Accise sur l’électricité : simplification pour les particuliers consommateurs
Pour rappel, les personnes qui fournissent du gaz naturel, des charbons ou de l’électricité, appelées « redevables fournisseurs », ou celles qui fournissent et consomment ces produits, appelées « redevables autoconsommateurs », doivent constater l'accise sur les gaz naturels, les charbons et l'électricité au moyen d'une déclaration unique dédiée, adressée par voie dématérialisée au service compétent.
Le redevable fournisseur ou autoconsommateur :
- informe le service compétent qu'il est redevable avant l'exigibilité de l'accise ;
- tient une comptabilité des quantités produites, importées et consommées par lieu de consommation.

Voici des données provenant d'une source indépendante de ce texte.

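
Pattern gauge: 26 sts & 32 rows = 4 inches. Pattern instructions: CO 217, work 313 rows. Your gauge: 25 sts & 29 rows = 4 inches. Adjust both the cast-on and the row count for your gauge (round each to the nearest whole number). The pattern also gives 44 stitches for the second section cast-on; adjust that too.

Stitches: 217 × 25/26 = 208.65 → 209.
Rows: 313 × 29/32 = 283.66 → 284.
second section cast-on: 44 × 25/26 = 42.31 → 42.

Cast on 209 stitches; work 284 rows; second section cast-on 42 stitches.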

Il vient d’être précisé que ne sont pas concernés par ces obligations déclaratives, comptables et informatives, les particuliers qui ne réalisent pas d'activités économiques dès lors qu’ils consomment de l'électricité dans les conditions suivantes :
- l’électricité est produite à partir d'énergie éolienne, solaire thermique ou photovoltaïque, géothermique, marineou hydroélectrique, d'énergie ambiante, de la biomasse, des gaz de décharge, des gaz des stations d'épuration d'eaux usées ou de gaz produit à partir de la biomasse ;
- la puissance installée sur le site de production est inférieure à un mégawatt (pour l'énergie solaire photovoltaïque, cette puissance s'entend de la puissance crête) ;
- l’électricité est consommée pour les besoins des activités de la personne qui l'a produite ou des consommateurs participant à une opération d'autoconsommation collective.
Accise sur les énergies pour les transports routiers
Enfin, les modalités de remboursement d'accise sur les essences et les gazoles pour les transporteurs routiers de marchandises, les transporteurs collectifs routiers de personnes et les transporteurs de personnes par taxis, pour la part n'ayant pu être imputée sur la déclaration commune des impositions sur les biens et services, viennent d’être précisées.
Les redevables sollicitant ce remboursement doivent en faire la demande expresse par le biais de la déclaration précitée et tenir à la disposition de l'administration les pièces justifiant le montant demandé.